Когда Диотима говорит Сократу, что «мудрость — это одно из самых прекрасных на свете благ, а Эрот — это любовь к прекрасному, поэтому Эрот не может не быть философом» [121. С. 134], то Платон, с одной стороны, продолжает ту же линию — замены Эрота-страсти, с другой — видно, позабывшись, приоткрывает свою личную заинтересованность во всем мероприятии. Ведь получается, что Платон ставит на пьедестал не просто Эрота, а бога любви для философов.
Затем Платон переходит от бога к человеку. Он определяет, что такое любовь для смертного. На первый взгляд, это определение вполне годится и для любви-страсти. «Любовью, — говорит Аристофан, — называется жажда целостности и стремление к ней» [121. С. 120]. Однако продолжение речи Аристофана и далее речь Диотимы показывают, что и целостность, и стремление к ней Платон понимает не столько как физическое соитие, сколько как стремление к прекрасному, благу, творчеству, совершенствованию, бессмертию. При этом Платон вводит удивительный образ людей, «беременных духовно», разрешающихся духовным бременем в совершенствовании себя и творчестве.
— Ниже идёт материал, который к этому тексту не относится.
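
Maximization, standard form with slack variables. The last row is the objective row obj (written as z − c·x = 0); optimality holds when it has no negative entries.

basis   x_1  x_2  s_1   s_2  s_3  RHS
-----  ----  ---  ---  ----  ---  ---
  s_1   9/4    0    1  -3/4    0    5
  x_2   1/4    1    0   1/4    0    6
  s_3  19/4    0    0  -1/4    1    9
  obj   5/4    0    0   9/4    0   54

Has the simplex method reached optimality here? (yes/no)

yes

Every obj-row coefficient is ≥ 0, so the tableau is optimal.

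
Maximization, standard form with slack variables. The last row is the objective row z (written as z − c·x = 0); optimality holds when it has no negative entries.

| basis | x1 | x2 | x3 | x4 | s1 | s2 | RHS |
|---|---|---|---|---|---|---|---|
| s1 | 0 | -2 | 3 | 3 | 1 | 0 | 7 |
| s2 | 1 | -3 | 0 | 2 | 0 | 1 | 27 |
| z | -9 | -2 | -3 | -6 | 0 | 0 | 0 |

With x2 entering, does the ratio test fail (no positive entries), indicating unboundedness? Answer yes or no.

yes

Every constraint-row entry in column x2 is ≤ 0, so increasing x2 is unbounded.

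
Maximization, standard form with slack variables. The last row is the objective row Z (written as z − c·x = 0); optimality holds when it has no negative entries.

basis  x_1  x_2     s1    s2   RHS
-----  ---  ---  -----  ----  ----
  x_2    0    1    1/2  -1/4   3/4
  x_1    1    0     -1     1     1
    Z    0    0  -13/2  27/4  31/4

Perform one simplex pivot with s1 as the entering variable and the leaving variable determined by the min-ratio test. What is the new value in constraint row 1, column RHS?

Ratio test on column s1 — row 1: (3/4)/(1/2) = 3/2; row 2: entry -1 ≤ 0. Minimum is 3/2 at row 1 (x_2 leaves); pivot element 1/2.
Divide row 1 by 1/2; eliminate column s1 from the other rows.
In the new row 1, the RHS entry is the old entry divided by the pivot: (3/4)/(1/2) = 3/2.

3/2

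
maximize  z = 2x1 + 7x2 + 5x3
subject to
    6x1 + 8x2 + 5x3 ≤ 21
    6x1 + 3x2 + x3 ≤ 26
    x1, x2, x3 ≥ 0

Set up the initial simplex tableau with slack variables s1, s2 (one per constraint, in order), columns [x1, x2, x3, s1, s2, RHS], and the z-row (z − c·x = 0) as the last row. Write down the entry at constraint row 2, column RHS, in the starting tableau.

The RHS of constraint 2 is b_2 = 26.

26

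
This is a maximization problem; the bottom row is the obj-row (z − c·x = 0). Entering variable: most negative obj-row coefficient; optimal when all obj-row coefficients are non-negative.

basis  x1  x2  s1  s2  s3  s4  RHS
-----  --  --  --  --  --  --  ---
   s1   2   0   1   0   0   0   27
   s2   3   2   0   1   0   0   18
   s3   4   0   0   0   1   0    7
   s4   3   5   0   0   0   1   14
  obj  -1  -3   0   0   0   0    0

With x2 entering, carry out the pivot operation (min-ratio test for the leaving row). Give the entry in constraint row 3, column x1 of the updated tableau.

Ratio test on column x2 — row 1: entry 0 ≤ 0; row 2: 18/2 = 9; row 3: entry 0 ≤ 0; row 4: 14/5 = 14/5. Minimum is 14/5 at row 4 (s4 leaves); pivot element 5.
Divide row 4 by 5; eliminate column x2 from the other rows.
Row 3 update in column x1: 4 − 0·(3/5) = 4.

4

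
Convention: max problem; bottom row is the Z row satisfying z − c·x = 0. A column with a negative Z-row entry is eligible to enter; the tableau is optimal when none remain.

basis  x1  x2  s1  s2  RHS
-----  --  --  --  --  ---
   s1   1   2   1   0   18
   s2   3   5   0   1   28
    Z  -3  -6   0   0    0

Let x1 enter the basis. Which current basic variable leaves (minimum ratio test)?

Column x1 entries and ratios — s1: 18/1 = 18; s2: 28/3 = 28/3.
Smallest ratio is 28/3 in the row of s2, so s2 leaves.

s2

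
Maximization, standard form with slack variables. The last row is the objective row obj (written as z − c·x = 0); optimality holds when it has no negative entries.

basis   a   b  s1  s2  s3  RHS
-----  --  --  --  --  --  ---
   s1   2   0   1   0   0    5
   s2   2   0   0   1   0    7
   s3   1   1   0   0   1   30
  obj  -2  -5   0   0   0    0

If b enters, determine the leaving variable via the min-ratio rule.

Column b entries and ratios — s1: 0 ≤ 0, skip; s2: 0 ≤ 0, skip; s3: 30/1 = 30.
Smallest ratio is 30 in the row of s3, so s3 leaves.

s3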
Не отбрасывает Платон и обычную любовь, которая совершается, однако, не ради наслаждения, а ради рождения. И все же духовное зачатие и рождение он ставит неизмеримо выше обычного, физического. «Те, — говорит Диотима Сократу, — у кого разрешиться от бремени стремится тело, обращаются больше к женщинам и служат Эроту именно так, надеясь деторождением приобрести бессмертие и оставить о себе память на вечные времена. Беременные же духовно — ведь есть и такие, беременны тем, что как раз душе и подобает вынашивать. А что ей подобает вынашивать? Разум и прочие добродетели... каждый, пожалуй, предпочтет иметь таких детей, чем обычных» [121. С. 119-120].
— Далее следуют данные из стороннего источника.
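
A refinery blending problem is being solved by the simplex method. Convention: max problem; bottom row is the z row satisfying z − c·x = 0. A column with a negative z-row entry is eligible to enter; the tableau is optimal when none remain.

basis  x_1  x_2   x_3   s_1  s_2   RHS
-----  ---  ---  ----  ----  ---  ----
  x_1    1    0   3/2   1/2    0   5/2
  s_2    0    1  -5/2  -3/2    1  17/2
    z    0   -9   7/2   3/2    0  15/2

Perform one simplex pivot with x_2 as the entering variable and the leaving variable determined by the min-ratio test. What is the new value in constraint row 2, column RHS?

17/2

Ratio test on column x_2 — row 1: entry 0 ≤ 0; row 2: (17/2)/1 = 17/2. Minimum is 17/2 at row 2 (s_2 leaves); pivot element 1.
Divide row 2 by 1; eliminate column x_2 from the other rows.
In the new row 2, the RHS entry is the old entry divided by the pivot: (17/2)/1 = 17/2.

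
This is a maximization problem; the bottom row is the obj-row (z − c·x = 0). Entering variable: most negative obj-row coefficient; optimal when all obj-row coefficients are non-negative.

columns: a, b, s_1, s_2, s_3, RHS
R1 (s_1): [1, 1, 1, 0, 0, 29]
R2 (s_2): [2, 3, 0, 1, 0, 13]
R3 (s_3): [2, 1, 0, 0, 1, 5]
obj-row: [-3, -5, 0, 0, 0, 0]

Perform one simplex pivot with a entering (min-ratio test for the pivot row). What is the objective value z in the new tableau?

15/2

Ratio test on column a — row 1: 29/1 = 29; row 2: 13/2 = 13/2; row 3: 5/2 = 5/2. Minimum is 5/2 at row 3 (s_3 leaves); pivot element 2.
Pivot on row 3; the obj-row RHS becomes 0 − (-3)·(5/2) = 15/2.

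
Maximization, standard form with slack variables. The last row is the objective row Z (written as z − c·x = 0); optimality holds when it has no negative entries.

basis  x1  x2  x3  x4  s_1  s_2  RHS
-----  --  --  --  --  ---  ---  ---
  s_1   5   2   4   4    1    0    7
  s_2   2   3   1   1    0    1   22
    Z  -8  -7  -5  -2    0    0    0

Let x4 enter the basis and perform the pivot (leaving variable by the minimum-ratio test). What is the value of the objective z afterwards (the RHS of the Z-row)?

7/2

Ratio test on column x4 — row 1: 7/4 = 7/4; row 2: 22/1 = 22. Minimum is 7/4 at row 1 (s_1 leaves); pivot element 4.
Pivot on row 1; the Z-row RHS becomes 0 − (-2)·(7/4) = 7/2.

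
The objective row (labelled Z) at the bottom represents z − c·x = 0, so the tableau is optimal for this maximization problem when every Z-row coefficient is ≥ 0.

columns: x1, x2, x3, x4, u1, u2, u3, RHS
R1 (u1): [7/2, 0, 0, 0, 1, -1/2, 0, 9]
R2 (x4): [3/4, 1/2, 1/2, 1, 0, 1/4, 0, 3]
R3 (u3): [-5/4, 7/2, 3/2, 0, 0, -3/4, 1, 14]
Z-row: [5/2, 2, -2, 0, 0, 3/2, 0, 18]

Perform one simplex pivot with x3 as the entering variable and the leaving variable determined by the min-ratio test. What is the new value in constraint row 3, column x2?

Ratio test on column x3 — row 1: entry 0 ≤ 0; row 2: 3/(1/2) = 6; row 3: 14/(3/2) = 28/3. Minimum is 6 at row 2 (x4 leaves); pivot element 1/2.
Divide row 2 by 1/2; eliminate column x3 from the other rows.
Row 3 update in column x2: 7/2 − (3/2)·1 = 2.

2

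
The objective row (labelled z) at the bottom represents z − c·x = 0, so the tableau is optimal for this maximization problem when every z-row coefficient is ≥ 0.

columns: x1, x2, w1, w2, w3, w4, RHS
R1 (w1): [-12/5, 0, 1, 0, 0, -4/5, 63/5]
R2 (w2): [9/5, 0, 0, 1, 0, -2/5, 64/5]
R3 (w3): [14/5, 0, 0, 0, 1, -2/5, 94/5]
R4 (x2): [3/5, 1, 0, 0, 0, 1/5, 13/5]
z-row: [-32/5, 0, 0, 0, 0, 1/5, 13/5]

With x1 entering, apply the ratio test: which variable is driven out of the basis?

Column x1 entries and ratios — w1: -12/5 ≤ 0, skip; w2: (64/5)/(9/5) = 64/9; w3: (94/5)/(14/5) = 47/7; x2: (13/5)/(3/5) = 13/3.
Smallest ratio is 13/3 in the row of x2, so x2 leaves.

x2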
Речь Диотимы показательна во многих отношениях. Оказывается, что Платон ограничивает обычную любовь между мужчиной и женщиной очень небольшой территорией — деторождением; кстати, это оказалось весьма ценным для христианской церкви в следующей культуре — средневековой. Далее, он утверждает, что объект любви — не тело, а душа; соответственно продукты любви — не страсть и наслаждение, а духовное творчество и забота о себе. И, наконец, что естественный объект любви в этом случае — не женщина, а прекрасный юноша. И понятно почему: юноша легко поддается воспитанию, склонен к дружбе и усвоению прекрасного. Немаловажное обстоятельство, что, с одной стороны, юноша — не женщина, с которой уже связаны обыденность, рождение детей, любовь-страсть, а с другой — он чем-то похож на женщину (красив, пластичен, не загрубел, как взрослый мужчина и т.д.).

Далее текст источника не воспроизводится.